I often catch myself looking up at your bedroom window, wondering why you took your life. The view of your house and that dreadful room is unavoidable, as it sits directly across from mine. Every day as I pass through my home, your bedroom window is there, staring at me. A constant reminder of a life cut short.
As I peer upward to the place where you took your last breath, I wonder what was going on in your mind. What caused you to make that final, irreversible decision?
We were going to invite you over for Christmas dinner that year, but we got busy and forgot to ask. A week later, your body was carried from your home.
I’m sorry for not asking you to come to dinner. We should have. I’m sorry that we got so busy and forgot. I don’t know if it would have made a difference or not. Maybe you had already made up your mind.
For a year, we watched you stroll from your car to your house. For a year, we stopped to talk with you and had good neighborly conversations. For a year, we had no idea that there was anything wrong. You would smile and laugh while we talked together. You were always very friendly, never angry or visibly sad. There were no red flags to be seen, no distance in your voice and no darkness in your eyes. We had no clue that you were hurting.
No one did, not even your family. Not until the end. You left a message for your sister on her answering machine the night before. A message she received too late. You didn’t mention your plan, but your words were enough to convince her of what you had done. Her fears led her to your house, where she found your lifeless body.

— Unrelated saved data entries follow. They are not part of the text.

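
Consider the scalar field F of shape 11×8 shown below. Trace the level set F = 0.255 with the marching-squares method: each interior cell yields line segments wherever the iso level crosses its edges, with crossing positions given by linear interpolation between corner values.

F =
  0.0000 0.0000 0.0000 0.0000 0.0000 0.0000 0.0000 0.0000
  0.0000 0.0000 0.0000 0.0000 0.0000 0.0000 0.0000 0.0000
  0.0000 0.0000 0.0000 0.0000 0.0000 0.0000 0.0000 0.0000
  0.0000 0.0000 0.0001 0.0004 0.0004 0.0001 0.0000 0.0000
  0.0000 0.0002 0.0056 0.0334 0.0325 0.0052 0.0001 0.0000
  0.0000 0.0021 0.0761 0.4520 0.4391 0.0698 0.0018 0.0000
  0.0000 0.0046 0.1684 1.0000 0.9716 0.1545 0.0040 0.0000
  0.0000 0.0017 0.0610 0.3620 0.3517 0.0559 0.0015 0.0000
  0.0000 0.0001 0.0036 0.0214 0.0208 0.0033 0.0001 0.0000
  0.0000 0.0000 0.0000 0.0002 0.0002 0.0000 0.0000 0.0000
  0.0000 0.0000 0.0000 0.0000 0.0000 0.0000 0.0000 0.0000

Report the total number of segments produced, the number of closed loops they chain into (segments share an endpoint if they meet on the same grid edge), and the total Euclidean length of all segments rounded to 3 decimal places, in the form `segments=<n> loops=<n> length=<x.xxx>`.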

In that window across from where I stand, you took your last breath. Why?
What causes a person to lose all hope? What causes them to give up?

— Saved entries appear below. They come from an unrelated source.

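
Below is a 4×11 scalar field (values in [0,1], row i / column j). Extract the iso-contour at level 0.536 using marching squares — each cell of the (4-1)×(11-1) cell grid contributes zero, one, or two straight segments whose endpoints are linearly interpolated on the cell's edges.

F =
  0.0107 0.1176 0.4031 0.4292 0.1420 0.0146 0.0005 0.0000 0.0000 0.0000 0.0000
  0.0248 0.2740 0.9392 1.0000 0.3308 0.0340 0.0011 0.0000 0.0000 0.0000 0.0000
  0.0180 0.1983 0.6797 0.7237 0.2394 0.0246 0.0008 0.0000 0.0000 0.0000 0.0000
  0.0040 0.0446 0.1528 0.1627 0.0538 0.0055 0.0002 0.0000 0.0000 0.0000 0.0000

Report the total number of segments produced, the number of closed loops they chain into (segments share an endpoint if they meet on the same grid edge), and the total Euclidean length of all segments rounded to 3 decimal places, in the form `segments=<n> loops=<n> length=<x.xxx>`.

cell (0,1): code 0100 → (0.248,2.000)–(1.000,1.394)
cell (0,2): code 1100 → (0.187,3.000)–(0.248,2.000)
cell (0,3): code 1000 → (1.000,3.693)–(0.187,3.000)
cell (1,1): code 0110 → (1.000,1.394)–(2.000,1.701)
cell (1,3): code 1001 → (2.000,3.388)–(1.000,3.693)
cell (2,1): code 0010 → (2.000,1.701)–(2.273,2.000)
cell (2,2): code 0011 → (2.273,2.000)–(2.335,3.000)
cell (2,3): code 0001 → (2.335,3.000)–(2.000,3.388)
total: 8 segments, chained into 1 closed loop(s), length Σ = 7.046440

segments=8 loops=1 length=7.046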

What could be done to change their mind? Anything? Where have we, as fellow human beings, failed? Do we not show enough compassion and love toward each other? Are we too busy with our own lives to pay attention to those around us? Are we so caught up with our own problems, that we forget that others have problems too?
The window across from me is a constant reminder of the suffering that so many people endure. It is a constant reminder that our life is not only about us. It is also about others.